Das Parnass-Ensemble verzaubert das Publikum von heute, schenkt den Besuchern berührende, erheiternde, skurrile und überraschende Momente der Freude, des Mitfühlens und der Sinnenlust in Wort und Musik und vereint in Konzerten, Lesungen und Theaterabenden all die Schätze des kulturellen Erbes, welches uns gehört, sobald es mit unseren Sinnen erhaschen.

Klauspeter Bungert
Klavier, Cembalo

Ein kompetenter, kreativer Individualist, der sich jeder Zuordnung und jeder Einschränkung entzieht, ein Unruhegeist und spielt die schwierigsten Passagen auf der Tastatur  mit „links“

Cary Greisch
Klassische Gitarre

… Seine Ruhe, sein Witz, seine Ideen und seine Courage sind ansteckend und bereichern die musikalische Arbeit!

Stefan Reil
Konzert-Akkordeon

- Ein Glücksfall, dass unsere Unterrichtsräume im House of Music nebeneinander sind und ich eines Tages neugierig wurde, wer nebenan ein so wunderschönes Akkordeon spielt …

Steffen Sauer
Percussion, Schlagzeug, Keyboard

… treuer Begleiter, verlässlicher Partner, Courageur, Triebkraft und Gefährte - in allen musikalischen und anderen Fragen ist er ein Macher und ein Mann mit „Taktgefühl“

Angela Simons
Violoncello

Versiert, virtuos, vielseitig, entschied sich nach einem erfolgreichen und vielversprechenden Berufsstart als Orchestermusikerin, freischaffend zu arbeiten und meistert als vierfache Mutter ein „Kleinunternehmen“. Eine doppelte Lebensleistung. Chapeau!

Was bedeutet eigentlich Parnass?

Parnass ist ein Berg in Griechenland und gilt in der griechischen Mythologie als Sitz der neun Musen aus dem Reich der Dichtkunst, des Tanzes, der Bildenden Kunst und der Musik.

Die neun Musen des Parnass sind die Töchter von Jupiter und Mnemosyne. Sie wurden auf dem Berg Pierus geboren und von Eupheme großgezogen. Angeführt wurden die Musen von Apollo.

Die Sehnsucht nach einer harmoniestiftenden Gemeinschaft ist so alt wie die Menschheit selbst und findet in den Sinnbildern personifizierter Tugenden seinen Niederschlag.

Die neun Musen des Parnass wurden besungen, gemalt, in Stein gehauen und von Künstlern und Musikern verehrt.

Der Parnass gilt als Hort und Schutzraum des Schönen, des Edlen, des lebendigen Geistes, der Sinnen- und Gaumenfreuden.
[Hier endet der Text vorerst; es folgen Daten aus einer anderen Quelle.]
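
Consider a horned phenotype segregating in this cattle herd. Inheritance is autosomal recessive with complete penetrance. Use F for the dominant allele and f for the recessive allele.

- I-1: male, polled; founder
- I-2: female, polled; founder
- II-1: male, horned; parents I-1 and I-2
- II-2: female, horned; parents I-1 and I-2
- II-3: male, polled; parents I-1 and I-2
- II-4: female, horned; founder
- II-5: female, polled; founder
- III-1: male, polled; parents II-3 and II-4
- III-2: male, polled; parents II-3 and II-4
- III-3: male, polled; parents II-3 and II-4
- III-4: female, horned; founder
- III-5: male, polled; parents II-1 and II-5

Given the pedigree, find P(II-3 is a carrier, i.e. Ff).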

Aus diesem Grunde hat wohl auch Dionysos, der Gott des Weines und der Fruchtbarkeit, gern bei den göttlichen Damen vorbeigeschaut.

Die Musen gelten auch als Schutzgöttinnen der heiligen Feiern und Bankette. Sie unterstützen die Tugenden der Not und bewahren wertvolle Handlungen vor der Vergessenheit.

Die neun Musen, die man auch „Mosae“ nannte („sich erkundigen“), sind eng miteinander verbunden, indem sie sich ergänzen und vereinigen. Sie werden häufig gemeinsam dargestellt in einem Kreis um Apollo tanzend.